Best of the East
The ongoing `Purbanchal Food Festival' at Salzburg Street in Amrutha Castle packs the choicest fare from the East amidst an archetypal ambience, much to the delight of gourmets.
NOSTALGIA TIME: The food had a taste of home in every morsel.
FOR THE people from Assam, it was the earthy smell of the Assamese village after rains. The divine sanctity of Puri-Jagannath emanated, according to the people, from the land of Chilka. The Bongs, of course, found it as sweet as their language while for the hardworking Biharis it was the aroma of the lush green maize fields coupled with the sweat of the farmer. And for the Hyderabadis, it was sheer delight.The ingredients may have been of a wide-ranging variety. But what stemmed from the simmering Eastern cauldron at the ongoing `Purbanchal Food Festival' at Salzburg Street in Amrutha Castle was more than distinctive.

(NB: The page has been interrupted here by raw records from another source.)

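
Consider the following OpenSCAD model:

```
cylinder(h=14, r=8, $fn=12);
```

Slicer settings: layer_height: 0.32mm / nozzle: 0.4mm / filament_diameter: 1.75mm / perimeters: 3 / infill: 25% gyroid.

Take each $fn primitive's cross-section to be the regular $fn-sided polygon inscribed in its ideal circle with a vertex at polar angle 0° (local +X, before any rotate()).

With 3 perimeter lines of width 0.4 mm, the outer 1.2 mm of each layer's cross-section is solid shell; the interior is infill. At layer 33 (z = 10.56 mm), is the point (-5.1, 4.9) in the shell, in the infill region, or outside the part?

At z = 10.56 mm: the r=8 cylinder gives a regular 12-gon of circumradius 8 (constant along its height). Overall, the cross-section is a single solid region. The nearest boundary edge runs (-4.00, 6.93)→(-6.93, 4.00); distance from the point to it = 0.66 mm. The point is inside the cross-section, 0.66 mm from the nearest boundary — within the 1.2 mm shell band (3 × 0.4).

shell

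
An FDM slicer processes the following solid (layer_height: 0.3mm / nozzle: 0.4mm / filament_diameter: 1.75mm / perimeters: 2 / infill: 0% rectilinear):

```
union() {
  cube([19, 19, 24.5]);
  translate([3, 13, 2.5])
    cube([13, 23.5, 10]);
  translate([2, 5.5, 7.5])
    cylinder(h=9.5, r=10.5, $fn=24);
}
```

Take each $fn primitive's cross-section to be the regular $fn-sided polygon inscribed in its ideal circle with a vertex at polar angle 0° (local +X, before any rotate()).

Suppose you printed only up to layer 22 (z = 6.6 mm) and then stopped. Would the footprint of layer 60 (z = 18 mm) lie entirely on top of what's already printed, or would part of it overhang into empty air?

entirely on top

Compare the two slices. At z = 6.6: the cube (footprint 19×19) is included at this height (area 361.00 mm²); the cube at (3, 13) (footprint 13×23.5) is included at this height (area 305.50 mm²); the cylinder at (2, 5.5) does not reach this height (z outside [7.5, 17]); Taking the union: the regions partially overlap — summed areas 666.50 mm² minus the doubly-counted overlap 78.00 mm² gives 588.50 mm² — area = 588.50 mm². At z = 18: the 19×19 cube contributes its full rectangle (area 361.00 mm²); the cube at (3, 13) does not reach this height (z outside [2.5, 12.5]); the cylinder at (2, 5.5) is absent (z outside [7.5, 17]); Merging all regions: only the 19×19 cube is present, so the union is just that shape — area = 361.00 mm². Checking containment: the cross-section at z = 18 is a subset of the cross-section at z = 6.6.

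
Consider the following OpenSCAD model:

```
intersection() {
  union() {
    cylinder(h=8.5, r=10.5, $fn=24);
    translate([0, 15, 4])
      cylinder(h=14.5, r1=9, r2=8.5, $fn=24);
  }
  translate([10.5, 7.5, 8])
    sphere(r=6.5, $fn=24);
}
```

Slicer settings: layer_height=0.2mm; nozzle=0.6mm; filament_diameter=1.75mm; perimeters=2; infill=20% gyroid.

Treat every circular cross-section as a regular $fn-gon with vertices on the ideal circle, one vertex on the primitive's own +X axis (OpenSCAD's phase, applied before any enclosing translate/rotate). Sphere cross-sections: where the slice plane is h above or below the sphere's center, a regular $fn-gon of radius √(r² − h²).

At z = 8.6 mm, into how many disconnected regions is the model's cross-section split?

1

At z = 8.6 mm: the cylinder does not reach this height (z outside [0, 8.5]); the cone at (0, 15) (r1=9→r2=8.5) has section circumradius 8.841 here — a regular 24-gon; Merging all regions: only the cone at (0, 15) is present, so the union is just that shape — 1 connected region; the sphere at (10.5, 7.5): section is a regular 24-gon, circumradius = √(r²−h²) = √(6.5²−0.6²) = 6.472; Keeping only the common overlap: the r=6.5 sphere at (10.5, 7.5) partially overlaps that combined region; clipping to the common part keeps 12.55 mm² — 1 connected region. The result has 1 disconnected region.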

It was unadulterated nostalgia.
Like a whiff of fresh air for the people from the Eastern part of the Indian sub-continent settled here, the food festival - - a compromise or a consolation - - compensated them amply with a true taste of their soil.
Be it the famed Sorsay Bata Machh, the Potoler Dolma or the simple Aloo Posto and Sukhto from Bengal, or the bland Aloo Pitika and Pata Diya Machh from Assam and the Kosa Mangsho or the typical Machha Besoro Rasedar from Orissa to the distinctive Bihari Rasedaar Shikaar and Bharma Kerala or the Rai ki Machhi, the preparations promise one, a `mummy-made' taste in every morsel.

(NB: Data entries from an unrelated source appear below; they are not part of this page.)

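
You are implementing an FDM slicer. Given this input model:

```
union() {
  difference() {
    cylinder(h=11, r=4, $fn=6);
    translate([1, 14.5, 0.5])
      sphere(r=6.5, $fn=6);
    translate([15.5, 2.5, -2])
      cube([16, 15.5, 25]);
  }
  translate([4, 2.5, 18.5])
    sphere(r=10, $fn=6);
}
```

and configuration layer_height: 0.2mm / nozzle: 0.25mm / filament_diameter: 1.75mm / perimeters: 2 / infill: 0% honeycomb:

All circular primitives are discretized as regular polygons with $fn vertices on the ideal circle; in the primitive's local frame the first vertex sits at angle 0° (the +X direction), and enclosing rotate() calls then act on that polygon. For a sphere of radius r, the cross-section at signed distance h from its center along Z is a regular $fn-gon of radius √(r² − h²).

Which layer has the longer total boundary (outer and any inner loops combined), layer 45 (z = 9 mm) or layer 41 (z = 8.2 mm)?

layer 45 (z = 9 mm)

Layer 45 (z = 9): the cylinder: section is a regular 6-gon, circumradius r=4 (perimeter = 2·6·4.000·sin(180°/6) = 24.00 mm); the sphere at (1, 14.5) is not intersected at this z (|z−center|=8.500 > r=6.5); the 16×15.5 cube at (15.5, 2.5) contributes its full rectangle (perimeter 63.00 mm); After the difference (first − rest): starting from the r=4 cylinder, the 16×15.5 cube at (15.5, 2.5) misses the remaining region (no effect) — boundary = 24.00 mm; the r=10 sphere at (4, 2.5) contributes a regular 6-gon of circumradius √(10²−9.5²) = 3.122 (perimeter = 2·6·3.122·sin(180°/6) = 18.73 mm); Taking the union: the regions partially overlap (shared area 5.60 mm²), so the edge portions inside another operand are dropped and the merged outline is re-measured after clipping — boundary = 32.25 mm. So its perimeter = 32.25 mm. Layer 41 (z = 8.2): the r=4 cylinder gives a regular 6-gon of circumradius 4 (constant along its height) (perimeter = 2·6·4.000·sin(180°/6) = 24.00 mm); the sphere at (1, 14.5) does not reach this height (|z−center|=7.700 > r=6.5); the 16×15.5 cube at (15.5, 2.5) contributes its full rectangle (perimeter 63.00 mm); Subtracting the remaining from the first: starting from the r=4 cylinder, the 16×15.5 cube at (15.5, 2.5) misses the remaining region (no effect) — boundary = 24.00 mm; the sphere at (4, 2.5) is absent (|z−center|=10.300 > r=10); Taking the union: only the result so far is present, so the union is just that shape — boundary = 24.00 mm. So its perimeter = 24.00 mm. Layer 45 is larger (32.25 vs 24.00 mm).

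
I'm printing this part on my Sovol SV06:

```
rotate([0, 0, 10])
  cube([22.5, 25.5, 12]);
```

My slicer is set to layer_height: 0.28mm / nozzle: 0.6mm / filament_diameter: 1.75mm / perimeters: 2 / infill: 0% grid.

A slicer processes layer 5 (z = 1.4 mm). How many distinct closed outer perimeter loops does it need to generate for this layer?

1

At z = 1.4 mm: the cube (footprint 22.5×25.5) is included at this height; (whole slice rotated 10° about Z — lengths, areas and connectivity unchanged). The result has 1 disconnected region.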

"Each item has been very carefully conceived and prepared with just the right amount of spices to make it more authentic and appetising," says Kishore Kumar Sinha, executive chef at Amrutha Castle, who is a specialist in Eastern Indian cuisine. He says that care was taken, for the sweets in particular, to see that they exactly match the taste of the land of their origin. From Rosogolla, to Mishti Doi, Raj Bhog, Chena Peda, Kejurer Chutney, and Pantua, each is a epicurean delight in itself, he says.

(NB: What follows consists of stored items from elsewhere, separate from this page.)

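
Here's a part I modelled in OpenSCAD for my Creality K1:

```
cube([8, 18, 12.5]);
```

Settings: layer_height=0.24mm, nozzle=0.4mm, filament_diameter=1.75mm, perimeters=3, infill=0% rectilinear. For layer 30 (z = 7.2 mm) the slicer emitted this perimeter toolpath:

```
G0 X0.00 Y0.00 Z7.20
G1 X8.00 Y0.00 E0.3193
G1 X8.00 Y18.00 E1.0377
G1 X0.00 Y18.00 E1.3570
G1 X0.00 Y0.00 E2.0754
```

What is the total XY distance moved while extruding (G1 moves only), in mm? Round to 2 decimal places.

52.00 mm

Sum the Euclidean lengths of each G1 segment: total = 52.00 mm.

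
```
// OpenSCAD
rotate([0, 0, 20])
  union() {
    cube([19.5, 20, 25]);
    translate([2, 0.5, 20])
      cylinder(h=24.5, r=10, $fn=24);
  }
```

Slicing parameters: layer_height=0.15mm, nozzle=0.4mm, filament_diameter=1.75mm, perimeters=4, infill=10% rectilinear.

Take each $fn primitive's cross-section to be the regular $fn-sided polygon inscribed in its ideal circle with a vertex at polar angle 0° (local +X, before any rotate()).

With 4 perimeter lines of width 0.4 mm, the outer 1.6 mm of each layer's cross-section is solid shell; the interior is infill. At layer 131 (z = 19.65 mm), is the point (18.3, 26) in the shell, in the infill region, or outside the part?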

"The response we have got is overwhelming. The taste apart, perhaps, the festive season that we chose as a time for the food fest, is also a reason for the popularity of the food festival," says Partha Pratim Nag, Assistant F&B Manager.
The delicacies are served as a buffet at an affordable Rs. 199 per head, in addition to taxes. While the ambience has been specially decked up for the occasion with archetypal Bengali Lal Parer Sada sari, the Assamese Mekhela Chaddar and the Oriya Sambalpuri embellishing the pillars and adorning the ceiling, the attenders have also been attired accordingly, with regional dresses just for the event.
While it is having nostalgic effects on most, others are indulging and some were even seen over-indulging in the gastronomic delights from the Eastern cauldron.
The festival concludes on October 27.